Rising hostilities around the Strait of Hormuz have triggered an unprecedented surge in marine insurance costs and created extraordinary complexity in claims handling, according to industry experts, with war-risk premiums now reaching as high as 5% of vessel value.

Marine claims consultancy WK Webster has been managing cargo claims from vessels operating near the strait and reports that the "complexity" of these claims is "continuing to increase." Such claims typically involve Hull, Protection and Indemnity (P&I), and Cargo insurance, but WK Webster highlighted that vessels in the region have suffered not only explosion and fire damage, but assets deployed to assist have also been targeted by military strikes.
The consultancy noted that war-risk insurance has faced "widespread cancellation" across the market, forcing carriers to fundamentally reassess their willingness to accept transits through conflict-affected regions where crew safety risks have reached critical levels.
While war-risk insurance remains technically available—particularly in the London market—industry sources confirm that dramatic rate increases have fundamentally altered voyage economics. Premiums that previously averaged 0.2-0.25% of vessel value have now climbed to between 1% and 5%, with some reports indicating rates as high as 10% for certain vessels. For a tanker valued at $200-300 million, this translates to insurance costs of $2-7 million per voyage, compared to roughly $500,000-$750,000 before the conflict began.

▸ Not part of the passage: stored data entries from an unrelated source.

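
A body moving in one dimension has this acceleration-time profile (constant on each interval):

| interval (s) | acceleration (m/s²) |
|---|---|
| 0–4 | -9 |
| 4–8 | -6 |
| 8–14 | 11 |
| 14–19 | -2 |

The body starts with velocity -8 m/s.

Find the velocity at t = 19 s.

-12 m/s

Δv equals the area under the a-t graph; then v = v₀ + Δv.
0–4 s: -9 × 4 = -36 m/s
4–8 s: -6 × 4 = -24 m/s
8–14 s: 11 × 6 = 66 m/s
14–19 s: -2 × 5 = -10 m/s
Δv = -4 m/s, so v(19) = -8 + (-4) = -12 m/s.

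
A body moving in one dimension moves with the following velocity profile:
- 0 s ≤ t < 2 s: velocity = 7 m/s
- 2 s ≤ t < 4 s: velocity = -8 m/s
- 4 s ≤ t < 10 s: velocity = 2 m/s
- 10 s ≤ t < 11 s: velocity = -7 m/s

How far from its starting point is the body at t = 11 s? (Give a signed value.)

3 m

Net displacement equals the area under the velocity-time graph (areas below the axis count negative).
0–2 s: 7 × 2 = 14 m
2–4 s: -8 × 2 = -16 m
4–10 s: 2 × 6 = 12 m
10–11 s: -7 × 1 = -7 m
Net displacement = 3 m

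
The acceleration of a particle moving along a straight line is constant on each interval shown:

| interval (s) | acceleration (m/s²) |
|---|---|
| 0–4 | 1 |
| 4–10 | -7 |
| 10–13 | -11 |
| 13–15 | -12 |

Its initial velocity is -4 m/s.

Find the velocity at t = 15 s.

Δv equals the area under the a-t graph; then v = v₀ + Δv.
0–4 s: 1 × 4 = 4 m/s
4–10 s: -7 × 6 = -42 m/s
10–13 s: -11 × 3 = -33 m/s
13–15 s: -12 × 2 = -24 m/s
Δv = -95 m/s, so v(15) = -4 + (-95) = -99 m/s.

-99 m/s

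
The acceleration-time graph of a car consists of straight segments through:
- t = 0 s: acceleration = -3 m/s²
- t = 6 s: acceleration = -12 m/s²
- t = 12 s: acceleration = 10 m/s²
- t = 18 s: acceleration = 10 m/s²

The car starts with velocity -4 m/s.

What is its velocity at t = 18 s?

5 m/s

Δv equals the area under the a-t graph; then v = v₀ + Δv.
0–6 s: ½(-3 + -12)(6) = -45 m/s
6–12 s: ½(-12 + 10)(6) = -6 m/s
12–18 s: 10 × 6 = 60 m/s
Δv = 9 m/s, so v(18) = -4 + (9) = 5 m/s.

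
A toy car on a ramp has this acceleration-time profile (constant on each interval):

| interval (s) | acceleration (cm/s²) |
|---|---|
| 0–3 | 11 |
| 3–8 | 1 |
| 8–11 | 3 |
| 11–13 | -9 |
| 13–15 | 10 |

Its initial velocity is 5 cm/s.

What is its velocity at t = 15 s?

Δv equals the area under the a-t graph; then v = v₀ + Δv.
0–3 s: 11 × 3 = 33 cm/s
3–8 s: 1 × 5 = 5 cm/s
8–11 s: 3 × 3 = 9 cm/s
11–13 s: -9 × 2 = -18 cm/s
13–15 s: 10 × 2 = 20 cm/s
Δv = 49 cm/s, so v(15) = 5 + (49) = 54 cm/s.

54 cm/s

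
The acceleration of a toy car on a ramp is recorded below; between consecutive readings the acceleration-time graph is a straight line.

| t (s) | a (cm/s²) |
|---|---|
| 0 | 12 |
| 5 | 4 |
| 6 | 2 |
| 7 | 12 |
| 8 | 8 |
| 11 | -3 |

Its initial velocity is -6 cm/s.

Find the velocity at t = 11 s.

Δv equals the area under the a-t graph; then v = v₀ + Δv.
0–5 s: ½(12 + 4)(5) = 40 cm/s
5–6 s: ½(4 + 2)(1) = 3 cm/s
6–7 s: ½(2 + 12)(1) = 7 cm/s
7–8 s: ½(12 + 8)(1) = 10 cm/s
8–11 s: ½(8 + -3)(3) = 7.5 cm/s
Δv = 67.5 cm/s, so v(11) = -6 + (67.5) = 61.5 cm/s.

61.5 cm/s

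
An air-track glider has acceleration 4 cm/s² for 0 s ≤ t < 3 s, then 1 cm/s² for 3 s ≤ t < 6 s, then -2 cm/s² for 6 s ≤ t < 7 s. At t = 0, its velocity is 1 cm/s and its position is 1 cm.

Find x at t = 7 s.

80.5 cm

On each constant-a segment, Δv = aΔt and Δx = v₀Δt + ½aΔt²; chain segment to segment.
0–3 s: v starts 1 cm/s; Δx = 1·3 + ½·4·3² = 21 cm; v ends 13 cm/s.
3–6 s: v starts 13 cm/s; Δx = 13·3 + ½·1·3² = 43.5 cm; v ends 16 cm/s.
6–7 s: v starts 16 cm/s; Δx = 16·1 + ½·-2·1² = 15 cm; v ends 14 cm/s.
x(7) = 1 + Σ Δx = 80.5 cm.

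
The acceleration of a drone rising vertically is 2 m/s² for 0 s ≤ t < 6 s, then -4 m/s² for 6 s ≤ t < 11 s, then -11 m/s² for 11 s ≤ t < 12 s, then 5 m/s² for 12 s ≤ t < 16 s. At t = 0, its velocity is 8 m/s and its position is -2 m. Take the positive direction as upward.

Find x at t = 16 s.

On each constant-a segment, Δv = aΔt and Δx = v₀Δt + ½aΔt²; chain segment to segment.
0–6 s: v starts 8 m/s; Δx = 8·6 + ½·2·6² = 84 m; v ends 20 m/s.
6–11 s: v starts 20 m/s; Δx = 20·5 + ½·-4·5² = 50 m; v ends 0 m/s.
11–12 s: v starts 0 m/s; Δx = 0·1 + ½·-11·1² = -5.5 m; v ends -11 m/s.
12–16 s: v starts -11 m/s; Δx = -11·4 + ½·5·4² = -4 m; v ends 9 m/s.
x(16) = -2 + Σ Δx = 122.5 m.

122.5 m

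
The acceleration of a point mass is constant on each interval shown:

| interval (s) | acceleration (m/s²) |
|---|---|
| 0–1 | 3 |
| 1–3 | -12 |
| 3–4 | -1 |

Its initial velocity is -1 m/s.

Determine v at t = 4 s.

-23 m/s

Δv equals the area under the a-t graph; then v = v₀ + Δv.
0–1 s: 3 × 1 = 3 m/s
1–3 s: -12 × 2 = -24 m/s
3–4 s: -1 × 1 = -1 m/s
Δv = -22 m/s, so v(4) = -1 + (-22) = -23 m/s.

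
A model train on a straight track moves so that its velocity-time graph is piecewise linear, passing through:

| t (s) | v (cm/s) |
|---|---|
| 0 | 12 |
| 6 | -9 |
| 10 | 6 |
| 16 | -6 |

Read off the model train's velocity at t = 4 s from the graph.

-2 cm/s

On 0–6 s the graph is linear from 12 to -9 cm/s: v(4) = 12 + (-9 − 12)·(4 − 0)/(6 − 0) = -2 cm/s.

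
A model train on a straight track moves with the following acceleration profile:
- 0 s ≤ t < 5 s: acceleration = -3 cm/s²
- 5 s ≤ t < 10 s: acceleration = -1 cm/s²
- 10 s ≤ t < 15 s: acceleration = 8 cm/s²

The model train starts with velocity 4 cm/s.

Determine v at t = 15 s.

24 cm/s

Δv equals the area under the a-t graph; then v = v₀ + Δv.
0–5 s: -3 × 5 = -15 cm/s
5–10 s: -1 × 5 = -5 cm/s
10–15 s: 8 × 5 = 40 cm/s
Δv = 20 cm/s, so v(15) = 4 + (20) = 24 cm/s.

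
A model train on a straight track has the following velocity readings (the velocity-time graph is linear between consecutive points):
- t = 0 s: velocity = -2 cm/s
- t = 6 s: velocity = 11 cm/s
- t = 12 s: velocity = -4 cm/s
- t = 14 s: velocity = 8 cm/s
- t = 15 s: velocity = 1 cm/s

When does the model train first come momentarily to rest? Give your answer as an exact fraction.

v changes sign on 0–6 s (from -2 to 11); the graph is linear there, so v = 0 at t = 0 + (2)·(6 − 0)/(11 − -2) = 12/13 s.

t = 12/13 s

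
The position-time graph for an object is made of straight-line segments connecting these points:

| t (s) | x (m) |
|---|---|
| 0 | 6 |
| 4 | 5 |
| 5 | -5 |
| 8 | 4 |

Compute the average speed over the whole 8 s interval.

Average speed = (total path length)/(elapsed time); on a piecewise-linear x-t graph the path length is Σ|Δx|.
0–4 s: |Δx| = |5 − 6| = 1 m
4–5 s: |Δx| = |-5 − 5| = 10 m
5–8 s: |Δx| = |4 − -5| = 9 m
Total path = 20 m; average speed = 20/8 = 2.5 m/s.

2.5 m/s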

WK Webster CEO Anthony Smith emphasized that in this high-risk, high-cost environment, effective claims management has become "especially vital."
"While hostilities continue to escalate, we will continue to see impacts widening and losses increasing," Smith stated. "We are prepared for challenges in deploying surveyors or other experts to certain claims locations or emergency situations. Our global network of local agents ensures that we can respond to and investigate claims thoroughly as they arise."
Ellis Morley, divisional director at insurance broker Howden, confirmed that while insurance remains available, it has become significantly more expensive and complex to navigate.
"There were some contrary views in the media last week around the 'uninsurable' nature of vessels and cargo in the region, which frankly isn't the case," Morley said. "Obviously, it's an incredibly high-risk scenario at the moment and, just because the insurance is available, does not mean vessels should—as Trump said—'run the gauntlet'."
He explained that war coverage for vessels prior to the conflict was provided at "very, very low rates," but most contracts allowed for cover to be cancelled with short notice—initially seven days, then reduced to 72 hours by many P&I clubs—and reinstated at dramatically different pricing.
"Cargo owners that had the grace period could, if possible and if safe, move their assets out of the high-risk area with no additional cost from the insurance side," Morley noted. "That window has now elapsed, so there is now a heightened rate environment."
Michael Hird, COO at WKW, said delays to cargo, additional freight charges, and vessels invoking the right to deviate or deploy force majeure clauses should be expected.
"This means increased costs for cargo movers and the potential for shipments landing at unintended ports, with cargo then needing to be on-carried to final destinations," he explained. "We will see more frequent losses for time-sensitive cargo, production downtime, breakdowns in supply contracts, and stock accumulation or shortages."
The crisis has already severely disrupted shipping flows. Tanker traffic through the Strait of Hormuz has fallen by over 90% from normal levels, with approximately 400 vessels anchored outside the waterway rather than attempting transit. Major carriers including MSC, CMA CGM, and Hapag-Lloyd have suspended operations or rerouted services around the Cape of Good Hope.
Meanwhile, ocean carrier Maersk announced it was adding an emergency freight rate of $1,800 per TEU on cargo from or destined to ports in Iraq, Kuwait, Saudi Arabia (Dammam & Jubail), Bahrain, Qatar, the UAE, and Oman (except Salalah).
"We are implementing this emergency freight rate to arrange alternative routing to final destination, including finding potential storage solutions, additional charters, and so forth," the carrier explained. "This fee includes transportation from temporary storage to final destination, when safe to complete the voyage."
The U.S. government has responded by directing the International Development Finance Corporation (DFC) to provide a $20 billion reinsurance facility to help stabilize the market, though details remain unclear and private insurers continue to await clarity on potential partnerships. President Trump has also suggested the U.S. Navy could begin escorting oil tankers through the strait.